Interpolation of Discontinous Function Using DG

I am trying to interpolate the characteristic function

\begin{align}f(x) = \begin{cases} 0 & 0 \leq x < 10 \\ 1 & 10 \leq x \leq 25 \\ 0 & 25 < x \leq 400 \end{cases} \end{align}

I use the IntervalMesh() command to generate the required spatial mesh. I try to make sure that the nodes will line up with the discontinuities. So I pick the number of subintervals so that the size of each one is 5 units. With the interval being [0, 400], this means I need 80 subintervals. I then use V as a DG0 function space on this interval mesh. I interpolate f in this space, but it doesn’t want to give me the correct value at 10. It outputs 0.0, not 1.0. I don’t want this to be the case, as I want to increase the degree of V, but this will lead to a piece being a line with nonzero slope due to some ‘overhang’. It is critical to my work that this ‘overhang’ not happen. Any help with this is greatly appreciated.
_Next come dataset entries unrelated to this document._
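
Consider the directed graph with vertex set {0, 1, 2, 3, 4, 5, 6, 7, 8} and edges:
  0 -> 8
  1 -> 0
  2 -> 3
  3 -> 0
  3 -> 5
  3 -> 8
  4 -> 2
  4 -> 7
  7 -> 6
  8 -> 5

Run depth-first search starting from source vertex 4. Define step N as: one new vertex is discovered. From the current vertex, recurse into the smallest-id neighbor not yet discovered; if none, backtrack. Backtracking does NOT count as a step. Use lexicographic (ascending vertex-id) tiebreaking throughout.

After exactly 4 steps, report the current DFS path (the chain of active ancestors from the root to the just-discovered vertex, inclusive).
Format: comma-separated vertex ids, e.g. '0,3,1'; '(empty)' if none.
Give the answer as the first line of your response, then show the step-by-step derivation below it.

4,2,3,0

step 1: discover 4; path=4; order=4
step 2: discover 2; path=4>2; order=4,2
step 3: discover 3; path=4>2>3; order=4,2,3
step 4: discover 0; path=4>2>3>0; order=4,2,3,0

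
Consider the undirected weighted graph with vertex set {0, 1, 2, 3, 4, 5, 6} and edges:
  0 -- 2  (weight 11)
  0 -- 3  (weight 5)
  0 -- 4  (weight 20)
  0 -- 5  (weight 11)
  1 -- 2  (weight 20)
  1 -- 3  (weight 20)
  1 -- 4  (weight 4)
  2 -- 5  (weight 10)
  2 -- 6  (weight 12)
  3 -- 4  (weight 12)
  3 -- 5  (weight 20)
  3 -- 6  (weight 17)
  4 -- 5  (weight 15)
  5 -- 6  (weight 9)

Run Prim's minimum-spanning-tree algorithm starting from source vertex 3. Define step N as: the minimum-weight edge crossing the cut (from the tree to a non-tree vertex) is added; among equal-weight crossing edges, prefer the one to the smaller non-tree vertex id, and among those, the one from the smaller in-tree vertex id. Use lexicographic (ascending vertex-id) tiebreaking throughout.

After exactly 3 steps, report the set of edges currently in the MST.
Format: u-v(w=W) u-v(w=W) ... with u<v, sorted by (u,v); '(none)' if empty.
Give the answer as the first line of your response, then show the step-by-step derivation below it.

0-2(w=11) 0-3(w=5) 2-5(w=10)

step 1: add edge 0-3 (w=5); MST = {0-3(w=5)}
step 2: add edge 0-2 (w=11); MST = {0-2(w=11) 0-3(w=5)}
step 3: add edge 2-5 (w=10); MST = {0-2(w=11) 0-3(w=5) 2-5(w=10)}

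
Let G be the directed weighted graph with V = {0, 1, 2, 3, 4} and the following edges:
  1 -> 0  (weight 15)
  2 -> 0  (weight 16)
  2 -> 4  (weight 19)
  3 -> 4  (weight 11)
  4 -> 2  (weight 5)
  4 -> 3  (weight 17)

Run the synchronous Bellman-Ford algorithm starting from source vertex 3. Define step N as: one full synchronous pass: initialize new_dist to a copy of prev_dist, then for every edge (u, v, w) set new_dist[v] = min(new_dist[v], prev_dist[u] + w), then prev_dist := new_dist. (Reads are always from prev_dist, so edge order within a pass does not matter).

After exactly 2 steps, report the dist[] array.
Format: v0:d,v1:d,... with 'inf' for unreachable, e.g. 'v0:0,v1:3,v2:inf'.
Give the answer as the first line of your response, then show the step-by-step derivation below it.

v0:inf,v1:inf,v2:16,v3:0,v4:11

step 1: dist = v0:inf,v1:inf,v2:inf,v3:0,v4:11
step 2: dist = v0:inf,v1:inf,v2:16,v3:0,v4:11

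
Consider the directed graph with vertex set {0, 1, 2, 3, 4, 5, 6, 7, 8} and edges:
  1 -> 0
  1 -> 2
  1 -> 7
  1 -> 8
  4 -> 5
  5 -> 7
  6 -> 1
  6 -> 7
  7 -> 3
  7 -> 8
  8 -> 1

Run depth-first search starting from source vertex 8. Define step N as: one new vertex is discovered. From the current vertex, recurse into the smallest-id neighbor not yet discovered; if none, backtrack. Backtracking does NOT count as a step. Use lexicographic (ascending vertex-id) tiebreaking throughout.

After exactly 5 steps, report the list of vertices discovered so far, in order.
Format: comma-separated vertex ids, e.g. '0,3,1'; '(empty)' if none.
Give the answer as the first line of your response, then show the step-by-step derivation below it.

8,1,0,2,7

step 1: discover 8; path=8; order=8
step 2: discover 1; path=8>1; order=8,1
step 3: discover 0; path=8>1>0; order=8,1,0
step 4: discover 2; path=8>1>2; order=8,1,0,2
step 5: discover 7; path=8>1>7; order=8,1,0,2,7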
My minimum working code example is as follows.

from fenics import *
from numpy import *

p1 = Expression(‘1.0’, degree=4)
p2 = Expression(‘0.0’, degree=4)
func = Expression(‘x[0] < 10.0 ? p2 : x[0] > 25.0 ? p2 : p1’, p1=p1, p2=p2, degree=4)

mesh = IntervalMesh(80, 0, 400)

V = FunctionSpace(mesh, ‘DG’, 0)

f = interpolate(func, V)

print('f(9.99999) = ', f(9.99999))
print('f(10.0) = ', f(10.0))
print('f(10.00001) = ', f(10.00001))
print('f(15.0) = ', f(15.0))
print('f(20.0) = ', f(20.0))
print('f(25.0) = ', f(25.0))
print('f(25.00001) = ', f(25.00001))

Hello,
I am sorry but evaluating f (being a DG0 function) at x=10 is not well defined since the function is precisely discontinuous. Ignoring fixed machine precision x=10 belongs to neither left or right element.
What happens here is that due to finite arithmetic 10.0 gets tested to belong to the left element, hence f = 0.
But use 10.000000000000001 and then you get f=1.
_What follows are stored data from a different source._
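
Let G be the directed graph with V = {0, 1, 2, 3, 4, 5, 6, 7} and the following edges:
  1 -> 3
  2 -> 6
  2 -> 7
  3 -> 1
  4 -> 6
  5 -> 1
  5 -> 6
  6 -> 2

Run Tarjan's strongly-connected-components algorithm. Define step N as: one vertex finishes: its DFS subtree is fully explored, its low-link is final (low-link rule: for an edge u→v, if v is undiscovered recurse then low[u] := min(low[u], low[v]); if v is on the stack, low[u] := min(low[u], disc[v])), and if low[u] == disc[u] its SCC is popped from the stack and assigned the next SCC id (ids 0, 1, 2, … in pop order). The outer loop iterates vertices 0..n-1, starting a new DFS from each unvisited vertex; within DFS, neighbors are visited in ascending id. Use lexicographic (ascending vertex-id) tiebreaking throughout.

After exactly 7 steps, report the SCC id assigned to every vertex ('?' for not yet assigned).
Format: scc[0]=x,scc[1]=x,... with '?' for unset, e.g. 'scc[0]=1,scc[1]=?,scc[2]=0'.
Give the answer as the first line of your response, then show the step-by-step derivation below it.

scc[0]=0,scc[1]=1,scc[2]=3,scc[3]=1,scc[4]=4,scc[5]=?,scc[6]=3,scc[7]=2

step 1: low=(low[0]=0,low[1]=?,low[2]=?,low[3]=?,low[4]=?,low[5]=?,low[6]=?,low[7]=?); scc=(scc[0]=0,scc[1]=?,scc[2]=?,scc[3]=?,scc[4]=?,scc[5]=?,scc[6]=?,scc[7]=?)
step 2: low=(low[0]=0,low[1]=1,low[2]=?,low[3]=1,low[4]=?,low[5]=?,low[6]=?,low[7]=?); scc=(scc[0]=0,scc[1]=?,scc[2]=?,scc[3]=?,scc[4]=?,scc[5]=?,scc[6]=?,scc[7]=?)
step 3: low=(low[0]=0,low[1]=1,low[2]=?,low[3]=1,low[4]=?,low[5]=?,low[6]=?,low[7]=?); scc=(scc[0]=0,scc[1]=1,scc[2]=?,scc[3]=1,scc[4]=?,scc[5]=?,scc[6]=?,scc[7]=?)
step 4: low=(low[0]=0,low[1]=1,low[2]=3,low[3]=1,low[4]=?,low[5]=?,low[6]=3,low[7]=?); scc=(scc[0]=0,scc[1]=1,scc[2]=?,scc[3]=1,scc[4]=?,scc[5]=?,scc[6]=?,scc[7]=?)
step 5: low=(low[0]=0,low[1]=1,low[2]=3,low[3]=1,low[4]=?,low[5]=?,low[6]=3,low[7]=5); scc=(scc[0]=0,scc[1]=1,scc[2]=?,scc[3]=1,scc[4]=?,scc[5]=?,scc[6]=?,scc[7]=2)
step 6: low=(low[0]=0,low[1]=1,low[2]=3,low[3]=1,low[4]=?,low[5]=?,low[6]=3,low[7]=5); scc=(scc[0]=0,scc[1]=1,scc[2]=3,scc[3]=1,scc[4]=?,scc[5]=?,scc[6]=3,scc[7]=2)
step 7: low=(low[0]=0,low[1]=1,low[2]=3,low[3]=1,low[4]=6,low[5]=?,low[6]=3,low[7]=5); scc=(scc[0]=0,scc[1]=1,scc[2]=3,scc[3]=1,scc[4]=4,scc[5]=?,scc[6]=3,scc[7]=2)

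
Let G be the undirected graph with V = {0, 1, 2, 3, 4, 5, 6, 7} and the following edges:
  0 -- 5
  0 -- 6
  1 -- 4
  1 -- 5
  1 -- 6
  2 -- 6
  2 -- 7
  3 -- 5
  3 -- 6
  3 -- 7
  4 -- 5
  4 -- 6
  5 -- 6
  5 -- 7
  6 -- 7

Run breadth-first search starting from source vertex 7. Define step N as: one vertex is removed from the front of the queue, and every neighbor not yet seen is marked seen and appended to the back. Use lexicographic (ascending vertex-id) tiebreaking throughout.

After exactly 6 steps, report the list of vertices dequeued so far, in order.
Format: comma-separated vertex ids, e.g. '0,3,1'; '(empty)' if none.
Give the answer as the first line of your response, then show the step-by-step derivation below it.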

For DG0 function, you will have the correct behaviour if you look at the vector of degrees of freedom (f.vector().get_local()) since the expression will be evaluated at the cell centers which do not lie on the mesh boundary.
For DG1 or higher it may be trickier. I suggest interpolating your expression first on a DG0 space, then interpolate this function on a DG1 space. You should then obtain the correct values.